By the end of the 18th century, the Greek community of Constantinople had built three hospitals: this one, in 1762, another in the district of Galata, and in 1780 a third in Pera. All three hospitals had their own particular constitutions, but they were all placed under the supervision of the Ecumenical Patriarch, who was responsible for nominating the administrative boards of the hospitals. In 1852, through the sponsorship of Patriarch Germanus IV, the Balıklı hospital established an orphanage on the premises. The hospital's records reveal that the community's hospitals were open to all patients regardless of ethnic origin and religious beliefs. The hospital also features a church, which serves not only for patients but the Greek Orthodox community at large.

During the Istanbul riots of 1955, the hospital received many patients who suffered from trauma, rape, and physical abuse. The hospital was restored in 1991, and in 1994, the first private clinic for the treatment of alcohol and substance abuse in Turkey was established.

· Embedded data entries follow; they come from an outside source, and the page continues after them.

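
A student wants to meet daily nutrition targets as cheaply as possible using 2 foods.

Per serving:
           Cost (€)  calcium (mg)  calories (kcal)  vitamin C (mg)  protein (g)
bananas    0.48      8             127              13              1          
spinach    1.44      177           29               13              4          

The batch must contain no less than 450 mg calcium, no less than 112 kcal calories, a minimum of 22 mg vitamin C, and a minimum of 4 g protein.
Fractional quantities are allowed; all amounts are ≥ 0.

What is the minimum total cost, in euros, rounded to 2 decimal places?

Let x1 = servings of bananas, x2 = servings of spinach.
min 0.48x1 + 1.44x2 s.t.:
  8x1 + 177x2 ≥ 450   (calcium)
  127x1 + 29x2 ≥ 112   (calories)
  13x1 + 13x2 ≥ 22   (vitamin C)
  1x1 + 4x2 ≥ 4   (protein)
  x1, x2 ≥ 0.
Both inputs are positive at the optimum. Binding constraints: calcium and calories.
That vertex is x1 = 0.3045, x2 = 2.529.
Total cost: 0.48·0.3045 + 1.44·2.529 = 3.7879.

€3.79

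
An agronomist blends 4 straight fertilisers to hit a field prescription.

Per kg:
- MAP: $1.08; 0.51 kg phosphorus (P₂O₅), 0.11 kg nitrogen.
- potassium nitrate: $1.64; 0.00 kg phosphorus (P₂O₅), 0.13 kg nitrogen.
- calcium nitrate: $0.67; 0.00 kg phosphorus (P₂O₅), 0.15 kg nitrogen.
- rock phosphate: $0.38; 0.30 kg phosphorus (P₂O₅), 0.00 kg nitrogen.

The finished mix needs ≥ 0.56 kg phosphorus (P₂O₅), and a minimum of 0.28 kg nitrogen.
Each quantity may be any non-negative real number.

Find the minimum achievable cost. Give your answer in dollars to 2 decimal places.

Let x1 = kg of MAP, x2 = kg of potassium nitrate, x3 = kg of calcium nitrate, x4 = kg of rock phosphate.
min 1.08x1 + 1.64x2 + 0.67x3 + 0.38x4 s.t.:
  0.51x1 + 0.3x4 ≥ 0.56   (phosphorus (P₂O₅))
  0.11x1 + 0.13x2 + 0.15x3 ≥ 0.28   (nitrogen)
  x1, x2, x3, x4 ≥ 0.
The cheapest feasible vertex uses only MAP, calcium nitrate; potassium nitrate, rock phosphate are not used. Binding constraints: phosphorus (P₂O₅) and nitrogen.
Optimal quantities: MAP = 1.098 kg, calcium nitrate = 1.061 kg.
Objective = 1.08·1.098 + 0.67·1.061 = 1.8967.

$1.90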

In late 1960, the Turkish treasure seized the properties of the Balıklı Greek Hospital. The hospital sued the treasury on the grounds that the transfer of its property was illegal, but the Turkish courts were in favor of the Turkish treasury. In August 2002, a new law was passed by the Turkish parliament to protect the minorities' rights, because of Turkey's EU candidacy. This new law prevented the Turkish treasury from seizing community foundation properties.

==Today==
Today, Balıklı Greek Hospital continues to cater to the public in Istanbul. In 2011, the hospital had 39 doctors, 98 nurses, and other assistants and personnel, which accounted for 440 employees in total.
On August 4, 2022, a fire broke out on the roof of the hospital. The roof was completely destroyed, and the upper floor was also destroyed except, for the exterior walls. However, the ground floor of the hospital remained unscathed from the fire.

In April 2026, the site was restored and reopened. The work was carried out in coordination with the Istanbul Governor's Office, Zeytinburnu Municipality, and the Balıklı Greek Foundation.